HOUSTON - The scheduled Texas execution - just two weeks away, on Aug. 1 - of convicted murderer Marcus Druery is unconstitutional because he is mentally incompetent. That is according to attorneys who have asked a state district court to delay his death. While delay requests are common in capital punishment cases, concern over Druery's sanity by his former lawyers and prison officials prompted Judge J.D. Langley to appoint expert counsel to request a competency hearing.

Texas Defender Service Kate Black filed the motion. She cites the findings of a psychologist who examined Druery in May.

"His delusional ideas so pervade his understanding of his case that he no longer understands that it was him who committed the crime, and that he's the one who has to suffer the punishment."

While the state has acknowledged that Druery suffers from delusions, schizophrenia, "thought broadcasting" and auditory hallucinations, Department of Criminal Justice officials have yet to respond to the question of whether his medical condition meets the legal definition of insanity.

The U.S. Supreme Court ruled in 1986 that executing the insane violates the Eighth Amendment ban on cruel and unusual punishment. The high court later expanded that ruling, saying that some justifications for the death penalty - such as retribution for victims' families - are not valid when criminals cannot comprehend them.

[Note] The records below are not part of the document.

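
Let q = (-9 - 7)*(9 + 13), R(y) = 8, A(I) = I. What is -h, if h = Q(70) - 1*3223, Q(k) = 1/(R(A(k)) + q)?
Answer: 1108713/344 ≈ 3223.0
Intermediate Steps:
q = -352 (q = -16*22 = -352)
Q(k) = -1/344 (Q(k) = 1/(8 - 352) = 1/(-344) = -1/344)
h = -1108713/344 (h = -1/344 - 1*3223 = -1/344 - 3223 = -1108713/344 ≈ -3223.0)
-h = -1*(-1108713/344) = 1108713/344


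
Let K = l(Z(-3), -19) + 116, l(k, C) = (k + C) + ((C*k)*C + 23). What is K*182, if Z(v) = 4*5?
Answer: 1339520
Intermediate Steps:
Z(v) = 20
l(k, C) = 23 + C + k + k*C² (l(k, C) = (C + k) + (k*C² + 23) = (C + k) + (23 + k*C²) = 23 + C + k + k*C²)
K = 7360 (K = (23 - 19 + 20 + 20*(-19)²) + 116 = (23 - 19 + 20 + 20*361) + 116 = (23 - 19 + 20 + 7220) + 116 = 7244 + 116 = 7360)
K*182 = 7360*182 = 1339520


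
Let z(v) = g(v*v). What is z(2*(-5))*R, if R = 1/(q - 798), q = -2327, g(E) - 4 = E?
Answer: -104/3125 ≈ -0.033280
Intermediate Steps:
g(E) = 4 + E
z(v) = 4 + v² (z(v) = 4 + v*v = 4 + v²)
R = -1/3125 (R = 1/(-2327 - 798) = 1/(-3125) = -1/3125 ≈ -0.00032000)
z(2*(-5))*R = (4 + (2*(-5))²)*(-1/3125) = (4 + (-10)²)*(-1/3125) = (4 + 100)*(-1/3125) = 104*(-1/3125) = -104/3125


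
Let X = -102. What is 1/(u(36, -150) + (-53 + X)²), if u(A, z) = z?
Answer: 1/23875 ≈ 4.1885e-5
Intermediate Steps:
1/(u(36, -150) + (-53 + X)²) = 1/(-150 + (-53 - 102)²) = 1/(-150 + (-155)²) = 1/(-150 + 24025) = 1/23875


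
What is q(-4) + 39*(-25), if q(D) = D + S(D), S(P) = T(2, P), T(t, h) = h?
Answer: -983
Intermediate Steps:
S(P) = P
q(D) = 2*D (q(D) = D + D = 2*D)
q(-4) + 39*(-25) = 2*(-4) + 39*(-25) = -8 - 975 = -983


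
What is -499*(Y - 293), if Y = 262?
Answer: 15469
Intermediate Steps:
-499*(Y - 293) = -499*(262 - 293) = -499*(-31) = 15469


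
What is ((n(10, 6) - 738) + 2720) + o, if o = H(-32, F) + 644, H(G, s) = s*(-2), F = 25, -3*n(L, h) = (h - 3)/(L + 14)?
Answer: 61823/24 ≈ 2576.0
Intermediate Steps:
n(L, h) = -(-3 + h)/(3*(14 + L)) (n(L, h) = -(h - 3)/(3*(L + 14)) = -(-3 + h)/(3*(14 + L)))
H(G, s) = -2*s
o = 594 (o = -2*25 + 644 = -50 + 644 = 594)
((n(10, 6) - 738) + 2720) + o = (((3 - 1*6)/(3*(14 + 10)) - 738) + 2720) + 594 = (((1/3)*(3 - 6)/24 - 738) + 2720) + 594 = (((1/3)*(1/24)*(-3) - 738) + 2720) + 594 = ((-1/24 - 738) + 2720) + 594 = (-17713/24 + 2720) + 594 = 47567/24 + 594 = 61823/24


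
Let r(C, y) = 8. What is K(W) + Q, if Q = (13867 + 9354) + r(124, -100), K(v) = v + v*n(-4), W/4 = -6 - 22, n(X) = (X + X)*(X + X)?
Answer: 15949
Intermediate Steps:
n(X) = 4*X**2 (n(X) = (2*X)*(2*X) = 4*X**2)
W = -112 (W = 4*(-6 - 22) = 4*(-28) = -112)
K(v) = 65*v (K(v) = v + v*(4*(-4)**2) = v + v*(4*16) = v + v*64 = v + 64*v = 65*v)
Q = 23229 (Q = (13867 + 9354) + 8 = 23221 + 8 = 23229)
K(W) + Q = 65*(-112) + 23229 = -7280 + 23229 = 15949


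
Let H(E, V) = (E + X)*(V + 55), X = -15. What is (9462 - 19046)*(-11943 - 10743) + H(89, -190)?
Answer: 217412634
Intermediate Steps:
H(E, V) = (-15 + E)*(55 + V) (H(E, V) = (E - 15)*(V + 55) = (-15 + E)*(55 + V))
(9462 - 19046)*(-11943 - 10743) + H(89, -190) = (9462 - 19046)*(-11943 - 10743) + (-825 - 15*(-190) + 55*89 + 89*(-190)) = -9584*(-22686) + (-825 + 2850 + 4895 - 16910) = 217422624 - 9990 = 217412634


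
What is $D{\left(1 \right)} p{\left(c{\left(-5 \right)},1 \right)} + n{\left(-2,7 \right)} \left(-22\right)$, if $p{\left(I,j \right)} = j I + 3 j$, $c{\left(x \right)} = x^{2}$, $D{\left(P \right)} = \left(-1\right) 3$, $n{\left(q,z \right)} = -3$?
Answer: $-18$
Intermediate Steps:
$D{\left(P \right)} = -3$
$p{\left(I,j \right)} = 3 j + I j$ ($p{\left(I,j \right)} = I j + 3 j = 3 j + I j$)
$D{\left(1 \right)} p{\left(c{\left(-5 \right)},1 \right)} + n{\left(-2,7 \right)} \left(-22\right) = - 3 \cdot 1 \left(3 + \left(-5\right)^{2}\right) - -66 = - 3 \cdot 1 \left(3 + 25\right) + 66 = - 3 \cdot 1 \cdot 28 + 66 = \left(-3\right) 28 + 66 = -84 + 66 = -18$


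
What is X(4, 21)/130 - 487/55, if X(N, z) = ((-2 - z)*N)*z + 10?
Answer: -16902/715 ≈ -23.639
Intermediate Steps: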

Black says as long as Texas has a death penalty, it should be administered constitutionally.

"When you have an individual who is so psychotic that he no longer has an understanding of what it is he's being punished for, that lacks the purpose for which the death penalty was created."

She says this is not the only time Texas prosecutors have sought the death penalty against the mentally incompetent, although she thinks the Druery case is especially egregious.

"The state's own experts have diagnosed him as having paranoid and disorganized schizophrenia. He's been housed in the psychiatric unit. So, they're well aware of his irrationality, and yet have still sought an execution date in this case."

A preliminary hearing on July 24 will determine whether the court will allow a full competency investigation to proceed. Attorneys say they will file a similar motion in federal court if the state court rejects their request.